「江」の感想は書かないぞと言いながら、メモ程度には書かずにはいられないことが。
何がって、安土城の美しさについてです。
天守、綺麗でしたね。今まで見た安土城のデザインの中で、一番綺麗だったかもしれません。あの装飾は貝細工なんでしたっけ。それとも七宝焼き?
たびたび名前を出してしまうけれど、目黒雅叙園にあのような装飾の部屋がありますよね。
私が
「いやあ、NHKの美術さん、がんばったよなあ。」
と、感心していましたら、夫が、
「この後、『火天の城』を見るから、そっちで感激したら。」と言いました。
そうだよなぁ。そっちは映画なんだから予算が違うわけだし・・・・
ところがね、いやいや、「江」の勝ちでしたよ。出来上がった映画の方の天守には、地味な龍の絵が描かれていました。その映画の信長の性格を思うと、似つかわしくない。まるで「風林火山」の上杉謙信のバッグにあった龍のようでしたよ。
何、考えているんだろう、この映画。
マジにそう思ってしまいましたよ。
映画の感想を、映画ブログに書かずにこちらに書いたのは、そこの所を言いたかった為なのですが、ついでなので「江」の感想をホンの少々・・・
信長、江がこれから心惹かれる設定だけあって、魅力的に描かれていましたよね。
どくろの杯のお話にも、あまり描かれてこなかった信長像が描かれていて興味深かったです。
そして、お市の方の信長への態度も、あまり大河では描かれてこなかった描き方だと思いました。この二人は、「功名が辻」での二人が印象的で、ブラコン、シスコンの二人の間に入り込めるものなしと言う印象がありましたが、「江」の中の二人は、個性がぶつかり合っているものの、かなり常識的。なんとなくそれが好感が持てました。
が、新しい城のふすまに穴を開け、障子を破くって、如何に信長と言えどもやらなかったんじゃないかなと、凄く思ってしまいました。だってサ、障子はともかく、昔のお城って、襖絵とか描かれていて、凄く大切にされていたんじゃないかしら。
だいたい、あの時槍が刺さっていたら、二回目で最終回だよって・・くだらない事を言ってしまった・・・
で、映画の感想なのですが、実はそんなには悪くはなかったです。むしろ感動ポイントも多数。(ネタバレはありです)
アレだけの城を作る訳ですから、エピソードも多数あったに違いありません。2000年の杉の木を御柱として立てるいきさつは、木を手に入れるところから立てるところまでなかなか面白かったと思います。
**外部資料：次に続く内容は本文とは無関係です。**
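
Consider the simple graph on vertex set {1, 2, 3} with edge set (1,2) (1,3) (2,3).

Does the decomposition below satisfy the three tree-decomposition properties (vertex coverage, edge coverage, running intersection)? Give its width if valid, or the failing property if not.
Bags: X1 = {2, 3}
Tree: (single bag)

A tree decomposition must satisfy three properties: every vertex lies in some bag; for every edge, both endpoints lie together in some bag; and for every vertex, the bags containing it form a connected subtree. Here vertex 1 appears in no bag, so the decomposition is invalid.

No — vertex 1 appears in no bag.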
城を建てる棟梁に西田敏行。安定した演技力で不可などありません。それを支えた妻に大竹しのぶ。この人も同じ。
それにしても福田沙紀は可愛いなあ。
だけど多数盛り込まれた人間ドラマが、なかなか伝わってこなくて、ジーンとしたりしみじみしたり鳥肌が立ったりと言う事もなくというのは、私的には珍しい感じがしました。すぐに感情移入、すぐに涙の人ですから、私。
ただ、ラストの主柱を人の手で持ち上げて、その一番下を訂正するという、壮絶なエピソードには力が入りました。支えて引っ張る人たちの手はみな血まみれで、アレでは明日は仕事になるまいなどと心配になるほどです。死者を多数出しても、仕事を休むなと言うくらいの信長ですから、明日以降も厳しいななどと描かれていない部分にも思いが走りました。
言わば、このシーンはクライマックスなのですね。
見ごたえがありました。
そして、次のシーンではもう城は出来上がって、信長が城作りから学んだ何かそれらしい事を言って、映画は終わってしまいました。
信長は城を作った者たちを称えて、多くの松明で城を闇の中に浮かび上がらせましたとさ。
何を考えているんだろう、この映画。
と、ここで上記に書いた感想にたどり着くというわけです。
人々が苦労して建てたその城を、まったく持って私達に見せてくれません。もちろん誰も見たことのない幻の城です。
「火天の城」―安土城築城の壮絶な物語
この映画を見たいと思った時、心のどこかにワクワクするものがちょっとなかったでしょうか。
見せるのはその人間ドラマ・・・
それはそれで良いのですよ。でも作ったものが安土城なら、それは架空のものであっても、CGを駆使してももうひとつの主役を描ききるべきであったと思いました。例えそれは天守のみであってもです。
この寿命の短かった幻城の最後を知った時、築城に関わったその人たちは何を思っていたのだろうかと切なく思いましたが、もちろんこの映画には、まったく持って何も描かれていません。